The Ebola outbreak has now killed more than 4,000 people, according to the World Health Organization.
The UN health agency said Friday that the number of people known to have died has risen to 4,033 out of 8,399 cases in seven countries by the end of Oct. 8.
The deaths were in Liberia, Sierra Leone, Guinea, Nigeria and the United States.
Earlier on Friday, the UN's special envoy for the disease said the world's response to the Ebola crisis needs to be 20 times greater than it was at the beginning of the month.

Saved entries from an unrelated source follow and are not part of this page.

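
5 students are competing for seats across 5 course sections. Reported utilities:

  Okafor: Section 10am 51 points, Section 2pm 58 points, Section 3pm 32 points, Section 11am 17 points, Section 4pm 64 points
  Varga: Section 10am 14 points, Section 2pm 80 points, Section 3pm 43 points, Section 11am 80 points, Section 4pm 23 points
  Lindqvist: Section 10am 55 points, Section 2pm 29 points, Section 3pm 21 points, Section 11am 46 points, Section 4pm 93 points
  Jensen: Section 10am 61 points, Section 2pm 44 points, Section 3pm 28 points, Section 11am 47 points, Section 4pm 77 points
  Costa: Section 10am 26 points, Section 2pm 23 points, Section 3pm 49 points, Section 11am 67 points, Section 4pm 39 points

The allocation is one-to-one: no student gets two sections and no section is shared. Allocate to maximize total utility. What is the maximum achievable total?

Max total: 341 points

Treat this as an assignment problem: match each student to one section.
Optimal: Okafor→Section 2pm (58 points), Varga→Section 11am (80 points), Lindqvist→Section 4pm (93 points), Jensen→Section 10am (61 points), Costa→Section 3pm (49 points) — total 58+80+93+61+49 = 341 points.
Max-entry greedy (repeatedly take the single best remaining cell) gives 333 points, worse by 8.
Next-best assignment: Okafor→Section 3pm, Varga→Section 2pm, Lindqvist→Section 4pm, Jensen→Section 10am, Costa→Section 11am = 333 points.
No other one-to-one assignment exceeds 341 points.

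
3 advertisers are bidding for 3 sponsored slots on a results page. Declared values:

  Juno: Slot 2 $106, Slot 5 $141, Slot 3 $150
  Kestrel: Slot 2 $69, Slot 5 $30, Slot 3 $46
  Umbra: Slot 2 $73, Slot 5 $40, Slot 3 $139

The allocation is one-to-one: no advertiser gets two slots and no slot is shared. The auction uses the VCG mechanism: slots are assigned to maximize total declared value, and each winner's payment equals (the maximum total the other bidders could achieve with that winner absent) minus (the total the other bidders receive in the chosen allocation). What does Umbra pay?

Umbra pays $9.

Efficient allocation: Juno→Slot 5 ($141), Kestrel→Slot 2 ($69), Umbra→Slot 3 ($139); total welfare W = $349.
Umbra receives Slot 3 at value $139, so the others get W − 139 = $210.
Without Umbra: best allocation of the remaining 2 bidders over all 3 slots is Juno→Slot 3 ($150), Kestrel→Slot 2 ($69), total $219.
VCG payment = (others' best without Umbra) − (others' welfare with Umbra) = 219 − 210 = $9.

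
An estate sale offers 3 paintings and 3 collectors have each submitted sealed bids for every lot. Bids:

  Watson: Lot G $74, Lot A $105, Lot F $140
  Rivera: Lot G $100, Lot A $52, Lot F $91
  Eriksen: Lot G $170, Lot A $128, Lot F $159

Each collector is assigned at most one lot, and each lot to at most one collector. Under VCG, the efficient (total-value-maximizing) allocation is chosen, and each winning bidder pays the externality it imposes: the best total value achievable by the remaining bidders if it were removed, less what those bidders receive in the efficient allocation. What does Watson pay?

Watson pays $33.

Efficient allocation: Watson→Lot F ($140), Rivera→Lot G ($100), Eriksen→Lot A ($128); total welfare W = $368.
Watson receives Lot F at value $140, so the others get W − 140 = $228.
Without Watson: best allocation of the remaining 2 bidders over all 3 lots is Rivera→Lot F ($91), Eriksen→Lot G ($170), total $261.
VCG payment = (others' best without Watson) − (others' welfare with Watson) = 261 − 228 = $33.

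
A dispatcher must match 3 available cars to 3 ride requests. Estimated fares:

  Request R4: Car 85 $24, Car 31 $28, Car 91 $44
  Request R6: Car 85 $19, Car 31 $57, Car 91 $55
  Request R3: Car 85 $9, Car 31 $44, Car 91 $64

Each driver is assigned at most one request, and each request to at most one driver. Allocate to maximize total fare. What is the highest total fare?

Maximum total: $145

Treat this as an assignment problem: match each driver to one request.
Optimal: Car 85→Request R4 ($24), Car 31→Request R6 ($57), Car 91→Request R3 ($64) — total 24+57+64 = $145.
Column-greedy (each request in turn goes to its best remaining driver) gives $110, worse by 35.
Swapping Car 85↔Car 31 (Car 85→Request R6 $19, Car 31→Request R4 $28) loses 34.
No other one-to-one assignment exceeds $145.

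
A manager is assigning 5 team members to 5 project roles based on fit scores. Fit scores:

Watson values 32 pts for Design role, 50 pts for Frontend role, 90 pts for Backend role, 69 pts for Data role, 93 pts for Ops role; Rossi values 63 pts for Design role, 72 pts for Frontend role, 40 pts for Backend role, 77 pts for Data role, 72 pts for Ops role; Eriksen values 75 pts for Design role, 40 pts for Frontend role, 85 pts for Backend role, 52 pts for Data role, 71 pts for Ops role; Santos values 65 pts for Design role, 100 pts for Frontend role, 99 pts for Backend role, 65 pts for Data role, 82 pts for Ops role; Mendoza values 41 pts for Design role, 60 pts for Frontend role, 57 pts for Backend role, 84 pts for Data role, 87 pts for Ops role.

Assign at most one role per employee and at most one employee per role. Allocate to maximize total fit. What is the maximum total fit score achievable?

Maximum total: 429 pts

Optimal: Watson→Backend role (90 pts), Rossi→Data role (77 pts), Eriksen→Design role (75 pts), Santos→Frontend role (100 pts), Mendoza→Ops role (87 pts) — total 90+77+75+100+87 = 429 pts.
Column-greedy (each role in turn goes to its best remaining employee) gives 421 pts, worse by 8.
Every other assignment is strictly worse.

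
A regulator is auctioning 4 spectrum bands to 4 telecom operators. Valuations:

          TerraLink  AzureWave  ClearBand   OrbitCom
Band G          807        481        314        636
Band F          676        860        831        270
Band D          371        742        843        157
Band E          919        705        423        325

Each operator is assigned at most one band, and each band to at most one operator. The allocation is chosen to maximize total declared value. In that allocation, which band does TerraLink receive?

TerraLink receives Band E.

Treat this as an assignment problem: match each operator to one band.
Optimal: TerraLink→Band E ($919M), AzureWave→Band F ($860M), ClearBand→Band D ($843M), OrbitCom→Band G ($636M) — total 919+860+843+636 = $3258M.
Column-greedy (each band in turn goes to its best remaining operator) gives $2835M, worse by 423.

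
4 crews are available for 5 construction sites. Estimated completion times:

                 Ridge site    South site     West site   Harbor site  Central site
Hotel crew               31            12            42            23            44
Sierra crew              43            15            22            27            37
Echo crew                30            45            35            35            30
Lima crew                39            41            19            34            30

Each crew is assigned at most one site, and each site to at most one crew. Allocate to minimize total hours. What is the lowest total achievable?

Min total: 87 hours

This is a one-to-one assignment (minimum-cost bipartite matching).
Optimal: Hotel crew→Harbor site (23 hours), Sierra crew→South site (15 hours), Echo crew→Ridge site (30 hours), Lima crew→West site (19 hours) — total 23+15+30+19 = 87 hours.
Column-greedy (each site in turn goes to its cheapest remaining crew) gives 88 hours, worse by 1.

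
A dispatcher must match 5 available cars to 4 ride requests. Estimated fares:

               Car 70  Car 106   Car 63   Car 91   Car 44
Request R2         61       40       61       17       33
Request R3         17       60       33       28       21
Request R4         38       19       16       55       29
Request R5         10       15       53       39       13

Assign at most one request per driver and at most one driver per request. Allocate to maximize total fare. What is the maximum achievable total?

Max total: $229

This is the linear assignment problem.
Optimal: Car 70→Request R2 ($61), Car 106→Request R3 ($60), Car 91→Request R4 ($55), Car 63→Request R5 ($53) — total 61+60+55+53 = $229.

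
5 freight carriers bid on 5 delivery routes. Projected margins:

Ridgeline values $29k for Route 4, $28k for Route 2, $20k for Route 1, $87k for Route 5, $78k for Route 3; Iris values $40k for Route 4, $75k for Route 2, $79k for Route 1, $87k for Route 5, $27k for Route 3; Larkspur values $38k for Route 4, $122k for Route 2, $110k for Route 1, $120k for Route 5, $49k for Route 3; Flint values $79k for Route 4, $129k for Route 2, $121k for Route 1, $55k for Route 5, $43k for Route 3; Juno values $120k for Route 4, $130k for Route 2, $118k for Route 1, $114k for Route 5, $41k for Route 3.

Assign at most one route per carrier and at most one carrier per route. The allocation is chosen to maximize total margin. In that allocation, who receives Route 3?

Treat this as an assignment problem: match each carrier to one route.
Optimal: Ridgeline→Route 3 ($78k), Iris→Route 5 ($87k), Larkspur→Route 2 ($122k), Flint→Route 1 ($121k), Juno→Route 4 ($120k) — total 78+87+122+121+120 = $528k.
Next-best assignment: Ridgeline→Route 3, Iris→Route 1, Larkspur→Route 5, Flint→Route 2, Juno→Route 4 = $526k.
Ridgeline's own top route is Route 5 ($87k), but forcing Ridgeline→Route 5 and reassigning the rest optimally gives only $477k — worse by 51.

Ridgeline receives Route 3.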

Without mobilization on a massive scale, "it will be impossible to get this disease quickly under control, and the world will have to live with the Ebola virus forever," David Nabarro warned the UN General Assembly on Friday.
He urged all countries to act swiftly and generously, saying that contributions "within days" is more important than larger contributions within weeks.
Thousands of health workers, community mobilizers and people to construct and staff treatment centres are needed, Nabarro said, in calling for a scale-up in response. The outbreak presents an extraordinary challenge for the world that needs ingenuity and collective action against a virus that is invisible to our eyes and poorly understood by most.
The United Nations Mission for Ebola Emergency Response (UNMEER) said the three countries most affected in the outbreak — Guinea, Sierra Leone and Liberia — recently showed high economic growth rates, but those may be halved in a year.
A woman grieves after Ebola burial team members arrived to take away the body of Mekie Nagbe, 28, for cremation on Friday in Monrovia, the capital of Liberia. A backlog for burial of corpses is a significant source of spread of the virus, officials say. (John Moore/Getty)
Ebola is not just a health crisis, but a multidimensional one that kills, harms health systems, education, food security and livelihoods, Anthony Banbury, special representative and head of UNMEER, told the assembly.
"The world must now act to help the people and governments of Liberia, Sierra Leone and Guinea," Banbury said. "A failure to act now while we have the chance could lead to unpredictable but very dire consequences for the people of the countries and well beyond. As long as there is one case of Ebola in any one of these countries, no country is safe from the dangers posed by this deadly virus."
Liberia's health minister said while the health and economic systems are currently devastated, the goal of relief efforts should be to leave behind a stronger health system.
A health official from Sierra Leone said most the affected patients are in the age group of 15 to 50. Challenges include:
- Weak surveillance and contact tracing.
- A lack of ambulance and other logistics to move cases from the community to treatment centres.
- A shortage of hospital beds.
- Too few customized laboratories to test specimens, which means holding centres have become a breeding ground for spread of the Ebola virus.
- A backlog for burial of corpses, which are a significant source of spread of the virus.
- Pockets of denial remain among people.
UN deputy secretary general Jan Eliasson said the agency's appeal for $1 billion US to respond to the outbreak is only one-quarter funded.